While both platforms use SQL, there are dialect differences that require conversion:

Common Differences

  • FLATTENEXPLODE or LATERAL VIEW
  • QUALIFY → Subquery with WHERE on window function
  • TRY_CASTTRY_CAST (same in newer Databricks)
  • GET_PATHget_json_object or dot notation
  • PARSE_JSONfrom_json with schema

Stored Procedures

Snowflake stored procedures (JavaScript or Snowflake Scripting) need to be rewritten. Options include:

  • Databricks SQL stored procedures (if simple)
  • Python notebooks or scripts
  • Databricks Workflows for orchestration

Data Migration Strategies

Option 1: Direct Export/Import

For smaller datasets, export from Snowflake to cloud storage, then import to Databricks:

  1. Use COPY INTO to export Snowflake tables to Parquet in S3/Azure/GCS
  2. Create Delta tables in Databricks from the Parquet files
  3. Run OPTIMIZE and VACUUM to clean up

Option 2: Change Data Capture

For larger datasets or zero-downtime migrations:

  1. Initial bulk load of historical data
  2. Set up CDC stream from Snowflake (using Snowflake Streams or third-party tools)
  3. Apply changes incrementally to Databricks
  4. Validate and cut over when in sync

Option 3: Dual-Write

If you control the upstream pipelines:

  1. Modify pipelines to write to both Snowflake and Databricks
  2. Backfill historical data to Databricks
  3. Validate both systems match
  4. Switch downstream consumers to Databricks
  5. Retire Snowflake writes

Reconciliation Testing

This is the most critical phase. Data discrepancies after migration destroy trust and cause downstream issues.

Row Count Validation

Start with the basics - row counts should match exactly for each table:

-- Snowflake
SELECT 'orders' as table_name, COUNT(*) as row_count FROM orders
UNION ALL
SELECT 'customers', COUNT(*) FROM customers;

-- Compare with equivalent Databricks queries

Aggregate Validation

Sum, average, min, and max on numeric columns should match:

SELECT
  SUM(amount) as sum_amount,
  AVG(amount) as avg_amount,
  COUNT(DISTINCT customer_id) as unique_customers
FROM orders
WHERE order_date >= '2024-01-01';

Sample-Based Row Comparison

For large tables, compare a random sample of rows column by column:

  1. Select 0.1-1% of rows using consistent sampling
  2. Export from both systems
  3. Compare row by row, flagging any differences
  4. Investigate and fix discrepancies

Automated Reconciliation Framework

Build reusable reconciliation scripts that:

  • Run nightly during parallel operation
  • Alert on any discrepancies above threshold
  • Generate detailed reports for investigation
  • Track trends over time

Cutover Planning

Plan your cutover carefully to minimize risk:

Pre-Cutover Checklist

  • All reconciliation tests passing for 7+ consecutive days
  • All downstream consumers tested against Databricks
  • Rollback plan documented and tested
  • Team trained on Databricks operations
  • Monitoring and alerting configured

Cutover Sequence

  1. Final reconciliation check
  2. Stop writes to Snowflake
  3. Apply any final changes to Databricks
  4. Switch downstream consumers
  5. Monitor for issues
  6. Keep Snowflake available for rollback (1-2 weeks)

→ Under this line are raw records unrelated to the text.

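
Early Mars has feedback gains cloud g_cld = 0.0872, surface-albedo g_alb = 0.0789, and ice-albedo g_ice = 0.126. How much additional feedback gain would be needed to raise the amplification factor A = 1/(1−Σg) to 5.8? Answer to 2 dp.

Current total gain = 0.2921.
Target gain for A = 5.8: g* = 1 − 1/5.8 = 0.8276.
Additional gain needed = 0.8276 − 0.2921 = 0.54.

0.54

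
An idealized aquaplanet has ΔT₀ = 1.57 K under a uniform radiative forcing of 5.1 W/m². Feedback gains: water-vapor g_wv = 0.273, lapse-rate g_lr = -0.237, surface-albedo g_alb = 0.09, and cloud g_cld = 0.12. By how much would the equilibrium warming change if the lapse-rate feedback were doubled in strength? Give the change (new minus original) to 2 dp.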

Frequently Asked Questions

How long does a Snowflake to Databricks migration take?

A typical migration takes 4-12 weeks depending on data volume, query complexity, and team capacity. Simple migrations with fewer than 20 tables can be done in 4 weeks, while complex migrations with hundreds of tables and stored procedures may take 12+ weeks.

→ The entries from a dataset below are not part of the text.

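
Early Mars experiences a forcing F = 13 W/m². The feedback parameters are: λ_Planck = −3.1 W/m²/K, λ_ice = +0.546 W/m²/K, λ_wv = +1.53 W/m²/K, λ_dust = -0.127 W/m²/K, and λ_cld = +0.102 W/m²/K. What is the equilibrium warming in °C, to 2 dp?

Net feedback parameter λ = (−3.1) + (+0.546) + (+1.53) + (-0.127) + (+0.102) = -1.049 W/m²/K.
ΔT = −F/λ = −13/(-1.049) = 12.39 °C.

12.39 °C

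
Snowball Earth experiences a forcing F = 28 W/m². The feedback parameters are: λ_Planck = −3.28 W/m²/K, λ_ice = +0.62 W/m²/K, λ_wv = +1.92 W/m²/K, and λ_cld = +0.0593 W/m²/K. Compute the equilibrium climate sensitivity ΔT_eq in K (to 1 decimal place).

41.1 K

Net feedback parameter λ = (−3.28) + (+0.62) + (+1.92) + (+0.0593) = -0.6807 W/m²/K.
ΔT = −F/λ = −28/(-0.6807) = 41.1 K.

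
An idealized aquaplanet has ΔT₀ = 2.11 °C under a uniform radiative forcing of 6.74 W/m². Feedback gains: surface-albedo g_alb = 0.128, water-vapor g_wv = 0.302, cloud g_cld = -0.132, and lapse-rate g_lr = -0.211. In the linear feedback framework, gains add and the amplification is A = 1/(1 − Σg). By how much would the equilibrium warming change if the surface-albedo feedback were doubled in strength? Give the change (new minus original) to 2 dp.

Original: g = 0.087, ΔT = 2.11/(1−0.087) = 2.3111 °C.
With doubled surface-albedo: g' = 0.215, ΔT' = 2.11/(1−0.215) = 2.6879 °C.
Change = 2.6879 − 2.3111 = 0.38 °C.

0.38 °C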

Can I run Snowflake and Databricks in parallel during migration?

Yes, and this is highly recommended. Running both platforms in parallel allows you to validate data accuracy before cutting over and provides a rollback option if issues arise. Plan for 2-4 weeks of parallel operation.

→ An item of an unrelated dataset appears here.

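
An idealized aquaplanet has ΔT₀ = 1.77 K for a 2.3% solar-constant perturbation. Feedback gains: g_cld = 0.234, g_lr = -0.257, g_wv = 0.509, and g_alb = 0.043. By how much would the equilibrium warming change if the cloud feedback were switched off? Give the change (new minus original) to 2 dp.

-1.25 K

Original: g = 0.529, ΔT = 1.77/(1−0.529) = 3.7580 K.
Without cloud: g' = 0.295, ΔT' = 1.77/(1−0.295) = 2.5106 K.
Change = 2.5106 − 3.7580 = -1.25 K.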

What are the biggest challenges in Snowflake to Databricks migration?

The main challenges are:

  • SQL dialect differences (especially window functions and semi-structured data handling)
  • Stored procedure conversion (JavaScript/Snowflake Scripting to Python/SQL)
  • Ensuring data accuracy through reconciliation testing
  • Retraining teams on Databricks operations and debugging

Should I use Unity Catalog?

Yes, for new Databricks deployments, Unity Catalog is recommended. It provides centralized governance, fine-grained access control, and data lineage tracking that matches or exceeds Snowflake's governance capabilities.